You must submit your files online using the course web site (accessible via Canvas. No other submission method
is acceptable.
Marking
• Your submission will be marked out of 16. • Marks will be deducted for any incorrect submissions (e.g., using a Word or HTML document instead
of a plain text SQL file or PDF summary; SQL scripts that contain non-SQL parts, or fail to execute
directly when marked, or require adaptation or editing to run).
• Marks will be allocated in four areas:
o Presentation (up to 3 marks): reflecting the clarity and care of presentation of the submission
(of both the SQL script and the PDF submission, and taking care of good practices in data
(geo)visualization).
o Technical correctness (up to 3 marks): reflecting the technical correctness of your SQL script
and the design of your analysis procedure.
o Technical challenge (up to 5 marks): reflecting the level of technical challenge of the analysis,
for example that combine geometric, topological, thematic, and even network
operations. Creativity in your tools’ selection is highly encouraged, as is ’thinking outside the
box’. In other words, if you acquired appropriate skills from other subjects, you can
incorporate them in your work, but the emphasis still needs to be on the operations learned in
this subject. You are encouraged to explore functions of PostGis we have not explored,
including advanced ones (i.e., Raster data handling, etc)
o Originality and significance (up to 5 marks): reflecting the care and attention that has gone into
developing an interesting and novel question to answer, problem to solve, or pattern to reveal.
Some other points to note:
• You may have more than one SQL statement in your script (e.g., you may have multiple SELECT,
UPDATE, INSERT, or CREATE statements, if perhaps your script creates new tables which later parts
of your analysis use). However, your SQL script must execute as a single process without any interaction
or editing by the marker.
• You may also include other data, in addition to the check-ins and friend network data, in your analysis,
on condition it is either already in the class database (e.g., US states data sets) or you include additional
data as part of your SQL script (i.e., using CREATE TABLE and INSERT INTO statements). If you
include additional data or create new tables, you must also include in your script statements to DROP
any tables created at the end of the script (if necessary, commented out so the marker can still easily
remove new tables after marking your script).

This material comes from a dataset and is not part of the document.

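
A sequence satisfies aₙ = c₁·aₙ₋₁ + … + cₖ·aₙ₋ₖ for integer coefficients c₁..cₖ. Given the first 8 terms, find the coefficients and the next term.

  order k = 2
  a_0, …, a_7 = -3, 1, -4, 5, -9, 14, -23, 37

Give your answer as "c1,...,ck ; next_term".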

• You are not required to use the entire check-ins/friend network (indeed, you may prefer not to use all 6M
records). It is only required that you use the checkin data set to discover something new or answer an
important problem. The "checkins_small" table has been created with a subset of 100,000 records from
the "checkins" table, in case you wish to try out ideas on a smaller table. Your entire script must execute
in a reasonable amount of time (i.e., less than 2-3 minutes).
• You need to include comments in your SQL script (correctly formatted, preceded by the "--" comment ).
Good quality comments increase the clarity of your script and will improve your marks in the
"Presentation" category.
• If you are stuck in thinking of a good analysis, spend a little time just looking at (some of) the data
(perhaps in QGIS). What sorts of patterns suggest themselves? You might also approach the assignment
from the opposite direction by thinking first about the technical challenge (the most important marking
criterion): what combinations of geometric, topological, thematic and network operations (and
potentially others) could you imagine might lead to interesting results.